La Gran Bretagna attraversava ieri il primo anniversario dall’imposizione del lockdown. Il passaggio è stato rimarcato da un minuto di silenzio in mattinata in memoria delle 126mila vittime finora accertate dall’inizio della pandemia e la sera, con l’esibizione di candele sugli usci delle case. Boris Johnson ha tenuto una conferenza stampa in cui ha vigorosamente affermato di voler «finire» il lockdown una volta per tutte. «Siamo cautamente ma irreversibilmente» sul sentiero della libertà, non ha mancato di proclamare.
La navigazione si va dunque stabilizzando, ma la rotta resta aspra. Le cifre delle morti settimanali per coronavirus in Inghilterra e Galles sono le più basse da ottobre, Londra compresa. Sabato scorso sono state somministrate oltre ottocentomila prime e seconde dosi, 700mila in più del giorno prima. Con la vaccinazione della popolazione al galoppo – e sempre più corroborato dalla scintillante irrilevanza del partito laburista -, Johnson vede magicamente riconsolidarsi quella stessa premiership solo qualche mese fa in via di liquefazione dopo l’eccessivamente disinvolta – e lenta – prima reazione sua e del suo governo all’emergenza.

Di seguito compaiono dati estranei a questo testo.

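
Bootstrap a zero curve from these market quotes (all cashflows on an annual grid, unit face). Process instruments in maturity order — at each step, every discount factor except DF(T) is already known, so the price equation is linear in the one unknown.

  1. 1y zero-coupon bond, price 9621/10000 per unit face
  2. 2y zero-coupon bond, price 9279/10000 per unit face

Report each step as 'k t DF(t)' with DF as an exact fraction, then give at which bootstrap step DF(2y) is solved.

1 1 9621/10000
2 2 9279/10000
DF(2y) is solved at step 2

step 1 [1y] zero: DF = P = 9621/10000 ≈ 0.962100
step 2 [2y] zero: DF = P = 9279/10000 ≈ 0.927900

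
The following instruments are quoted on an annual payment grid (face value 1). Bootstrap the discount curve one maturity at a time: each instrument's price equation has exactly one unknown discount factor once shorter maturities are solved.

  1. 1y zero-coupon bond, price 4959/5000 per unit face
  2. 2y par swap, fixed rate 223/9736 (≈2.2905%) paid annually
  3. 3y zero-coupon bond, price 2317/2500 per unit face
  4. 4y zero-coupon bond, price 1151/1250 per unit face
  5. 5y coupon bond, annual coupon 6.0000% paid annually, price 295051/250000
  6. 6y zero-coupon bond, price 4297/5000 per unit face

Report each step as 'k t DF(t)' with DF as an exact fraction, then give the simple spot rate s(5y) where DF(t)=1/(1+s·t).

1 1 4959/5000
2 2 4777/5000
3 3 2317/2500
4 4 1151/1250
5 5 4493/5000
6 6 4297/5000
s(5y) = (1/(4493/5000) − 1)/(5) = 507/22465 ≈ 2.2568%

step 1 [1y] zero: DF = P = 4959/5000 ≈ 0.991800
step 2 [2y] swap r/1=223/9736: DF=(1 − 223/9736·(0.991800))/(1+223/9736) = 4777/5000 ≈ 0.955400
step 3 [3y] zero: DF = P = 2317/2500 ≈ 0.926800
step 4 [4y] zero: DF = P = 1151/1250 ≈ 0.920800
step 5 [5y] bond c/1=3/50: DF=(295051/250000 − 3/50·(0.991800+0.955400+0.926800+0.920800))/(1+3/50) = 4493/5000 ≈ 0.898600
step 6 [6y] zero: DF = P = 4297/5000 ≈ 0.859400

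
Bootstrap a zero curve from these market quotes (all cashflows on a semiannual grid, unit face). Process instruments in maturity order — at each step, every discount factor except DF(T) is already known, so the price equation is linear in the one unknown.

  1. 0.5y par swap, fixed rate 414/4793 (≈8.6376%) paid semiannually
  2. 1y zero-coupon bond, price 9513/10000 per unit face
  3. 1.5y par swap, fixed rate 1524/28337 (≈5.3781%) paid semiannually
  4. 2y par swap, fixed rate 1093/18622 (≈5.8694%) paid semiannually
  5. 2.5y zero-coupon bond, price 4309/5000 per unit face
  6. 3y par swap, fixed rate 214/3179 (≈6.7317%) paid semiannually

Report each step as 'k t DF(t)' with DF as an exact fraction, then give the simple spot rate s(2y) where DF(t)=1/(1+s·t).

1 1/2 4793/5000
2 1 9513/10000
3 3/2 4619/5000
4 2 8907/10000
5 5/2 4309/5000
6 3 8181/10000
s(2y) = (1/(8907/10000) − 1)/(2) = 1093/17814 ≈ 6.1356%

step 1 [0.5y] swap r/2=207/4793: DF=(1 − 207/4793·(0))/(1+207/4793) = 4793/5000 ≈ 0.958600
step 2 [1y] zero: DF = P = 9513/10000 ≈ 0.951300
step 3 [1.5y] swap r/2=762/28337: DF=(1 − 762/28337·(0.958600+0.951300))/(1+762/28337) = 4619/5000 ≈ 0.923800
step 4 [2y] swap r/2=1093/37244: DF=(1 − 1093/37244·(0.958600+0.951300+0.923800))/(1+1093/37244) = 8907/10000 ≈ 0.890700
step 5 [2.5y] zero: DF = P = 4309/5000 ≈ 0.861800
step 6 [3y] swap r/2=107/3179: DF=(1 − 107/3179·(0.958600+0.951300+0.923800+0.890700+0.861800))/(1+107/3179) = 8181/10000 ≈ 0.818100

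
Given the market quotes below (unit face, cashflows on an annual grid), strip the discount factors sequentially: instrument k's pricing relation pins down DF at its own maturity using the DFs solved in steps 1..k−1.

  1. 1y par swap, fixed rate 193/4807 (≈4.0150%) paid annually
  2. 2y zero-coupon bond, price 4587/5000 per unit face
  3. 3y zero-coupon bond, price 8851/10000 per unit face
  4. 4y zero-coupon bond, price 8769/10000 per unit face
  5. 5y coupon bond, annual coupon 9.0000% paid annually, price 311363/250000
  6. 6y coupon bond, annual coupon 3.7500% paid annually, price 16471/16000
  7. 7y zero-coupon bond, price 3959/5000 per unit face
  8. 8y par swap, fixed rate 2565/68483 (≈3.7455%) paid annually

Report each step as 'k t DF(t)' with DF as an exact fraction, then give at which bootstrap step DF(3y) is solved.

step 1 [1y] swap r/1=193/4807: DF=(1 − 193/4807·(0))/(1+193/4807) = 4807/5000 ≈ 0.961400
step 2 [2y] zero: DF = P = 4587/5000 ≈ 0.917400
step 3 [3y] zero: DF = P = 8851/10000 ≈ 0.885100
step 4 [4y] zero: DF = P = 8769/10000 ≈ 0.876900
step 5 [5y] bond c/1=9/100: DF=(311363/250000 − 9/100·(0.961400+0.917400+0.885100+0.876900))/(1+9/100) = 421/500 ≈ 0.842000
step 6 [6y] bond c/1=3/80: DF=(16471/16000 − 3/80·(0.961400+0.917400+0.885100+0.876900+0.842000))/(1+3/80) = 4151/5000 ≈ 0.830200
step 7 [7y] zero: DF = P = 3959/5000 ≈ 0.791800
step 8 [8y] swap r/1=2565/68483: DF=(1 − 2565/68483·(0.961400+0.917400+0.885100+0.876900+0.842000+0.830200+0.791800))/(1+2565/68483) = 1487/2000 ≈ 0.743500

1 1 4807/5000
2 2 4587/5000
3 3 8851/10000
4 4 8769/10000
5 5 421/500
6 6 4151/5000
7 7 3959/5000
8 8 1487/2000
DF(3y) is solved at step 3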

Improvvisamente, il caos di marzo-aprile scorsi sbiadisce, soprattutto a voler confrontare la percorribilità della via britannica al vaccino con quella dell’Unione Europea. Se non fosse per le proteste contro il lockdown, che proseguono, non solo a Londra nel weekend: anche a Bristol ci sono stati violenti scontri con la polizia. La frustrazione dopo un anno di cordone sanitario attorno alla propria vita è palpabile, diffusa. Resta da verificare quanto i miracolati indici di gradimento del governo resisteranno alla futura inchiesta sull’operare del medesimo proprio di questi giorni l’anno scorso.